Aileron actuation complete

Total hours: 883.3
Time on actuation since last time: 1.0 hours
Time on aileron actuation: 34.7 hours

Now that the flaps are done, we temporarily installed them and used them to adjust the aileron-to-bellcrank push-rods in order to neutralize the position of the ailerons. With this done we could also set the center state of the autopilot roll servo.

Flaps Complete

Total Hours: 882.2
Hours on Flaps since last time: 20.1
Total hours on flaps: 42.4

Got the flaps finished. Nothing exciting or interesting to note.

Wing Wiring & Plumbing

Total Hours: 862.2 hours
Since last time: 48.9 hours
Wing wiring and plumbing: 48.9 hours

Diverted from the flaps to do the wing wiring while the primer was shipped and just continued until the wiring and pitot plumbing was complete. More than 75% of my time was spent on the pitot plumbing. I positioned the pitot where the plans has it. However the plans also calls for a simple VFR pitot and running fixed aluminum lines to the pitot tube. I elected to use the Dynon heated pitot/AOA. And in addition I wanted to easily be able to remove the pitot and reinstall for maintenance. This became a real problem because the pitot position in the plans is inboard of the aileron bell-crank. This means the plumbing has to be routed away from the aileron push tube or else it will interfere. I tried many different ideas (and considered even more). I am happy with the solution I settled on. However, I am not happy with the job I did mounting the pitot tube in the Gretz mast. I had trouble aligning and tapping the holes in the pitot to the holes in the mount. The holes in the mount were already enlarged to #18 or #19 and the holes to be tapped in the pitot are #36. (for a #6 screw). Two lined up fine. But two I had to drill out and re-tap for a #8 screw. Then I made the mistake of trying to countersink the holes in the mount and completely messed them up. I ordered a new mount and will not be countersinking the new one. I don’t care if it doesn’t look as good as it could. It’s expensive and I don’t want to order a third.
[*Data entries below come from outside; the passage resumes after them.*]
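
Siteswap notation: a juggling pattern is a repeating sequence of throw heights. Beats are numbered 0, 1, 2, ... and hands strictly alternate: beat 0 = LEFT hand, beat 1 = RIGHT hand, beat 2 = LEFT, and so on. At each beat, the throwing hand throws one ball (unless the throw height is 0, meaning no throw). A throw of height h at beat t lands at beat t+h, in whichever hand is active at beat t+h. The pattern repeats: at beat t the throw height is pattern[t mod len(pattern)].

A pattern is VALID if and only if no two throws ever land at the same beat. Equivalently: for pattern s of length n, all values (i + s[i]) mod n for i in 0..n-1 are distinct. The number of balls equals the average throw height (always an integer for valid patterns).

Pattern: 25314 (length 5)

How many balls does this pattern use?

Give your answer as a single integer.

Answer: 3

Derivation:
Pattern = [2, 5, 3, 1, 4], length n = 5
  position 0: throw height = 2, running sum = 2
  position 1: throw height = 5, running sum = 7
  position 2: throw height = 3, running sum = 10
  position 3: throw height = 1, running sum = 11
  position 4: throw height = 4, running sum = 15
Total sum = 15; balls = sum / n = 15 / 5 = 3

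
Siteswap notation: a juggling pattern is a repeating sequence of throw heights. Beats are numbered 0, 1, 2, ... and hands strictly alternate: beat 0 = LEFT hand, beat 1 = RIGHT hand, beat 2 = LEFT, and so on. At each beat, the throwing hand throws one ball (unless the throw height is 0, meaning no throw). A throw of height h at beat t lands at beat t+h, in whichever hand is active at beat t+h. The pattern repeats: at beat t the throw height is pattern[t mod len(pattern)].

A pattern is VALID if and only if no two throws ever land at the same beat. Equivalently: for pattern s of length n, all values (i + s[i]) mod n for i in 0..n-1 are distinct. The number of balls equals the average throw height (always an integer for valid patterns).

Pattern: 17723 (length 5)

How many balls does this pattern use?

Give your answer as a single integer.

Pattern = [1, 7, 7, 2, 3], length n = 5
  position 0: throw height = 1, running sum = 1
  position 1: throw height = 7, running sum = 8
  position 2: throw height = 7, running sum = 15
  position 3: throw height = 2, running sum = 17
  position 4: throw height = 3, running sum = 20
Total sum = 20; balls = sum / n = 20 / 5 = 4

Answer: 4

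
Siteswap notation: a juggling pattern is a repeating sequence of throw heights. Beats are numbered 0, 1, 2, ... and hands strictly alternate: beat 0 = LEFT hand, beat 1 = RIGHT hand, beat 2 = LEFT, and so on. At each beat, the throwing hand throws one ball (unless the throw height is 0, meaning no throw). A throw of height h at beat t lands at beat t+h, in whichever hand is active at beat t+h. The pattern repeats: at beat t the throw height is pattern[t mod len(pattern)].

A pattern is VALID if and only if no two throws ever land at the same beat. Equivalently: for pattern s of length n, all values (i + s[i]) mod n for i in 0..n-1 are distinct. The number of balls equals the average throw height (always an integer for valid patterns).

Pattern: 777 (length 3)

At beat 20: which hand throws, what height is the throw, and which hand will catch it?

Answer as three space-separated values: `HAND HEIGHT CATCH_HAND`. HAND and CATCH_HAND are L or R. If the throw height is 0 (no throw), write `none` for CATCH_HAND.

Beat 20: 20 mod 2 = 0, so hand = L
Throw height = pattern[20 mod 3] = pattern[2] = 7
Lands at beat 20+7=27, 27 mod 2 = 1, so catch hand = R

Answer: L 7 R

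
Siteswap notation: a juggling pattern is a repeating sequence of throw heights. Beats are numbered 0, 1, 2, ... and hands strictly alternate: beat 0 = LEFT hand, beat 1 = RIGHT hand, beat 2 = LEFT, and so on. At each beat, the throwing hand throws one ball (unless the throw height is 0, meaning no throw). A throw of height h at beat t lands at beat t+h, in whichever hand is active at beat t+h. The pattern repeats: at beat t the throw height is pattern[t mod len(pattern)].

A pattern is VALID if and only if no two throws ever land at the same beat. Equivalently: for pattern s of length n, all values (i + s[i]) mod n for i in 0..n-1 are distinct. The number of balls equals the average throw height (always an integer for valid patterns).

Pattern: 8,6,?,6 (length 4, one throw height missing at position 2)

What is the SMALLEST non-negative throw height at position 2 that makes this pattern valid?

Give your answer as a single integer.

Answer: 0

Derivation:
i=0: (0 + 8) mod 4 = 0
i=1: (1 + 6) mod 4 = 3
i=2: s[i]=? (unknown)
i=3: (3 + 6) mod 4 = 1
Known residues: [0, 1, 3]; need a permutation of 0..3, so missing residue r = 2
Need (2 + s) mod 4 = 2; smallest s = (2 - 2) mod 4 = 0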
The aileron trim wires were connected to the wing wiring with D-Sub pins and sockets without any housings. I heat-shrinked strain relief on each connection, then heat shrunk over each connector and then heat-shrunk over the entire thing and secured it.

The wing tips and roll servo are set up with 9-pin CPC connectors.

The antenna lines are fixed at the wing-tip with a female panel mount BNC connector as seen in the pictures.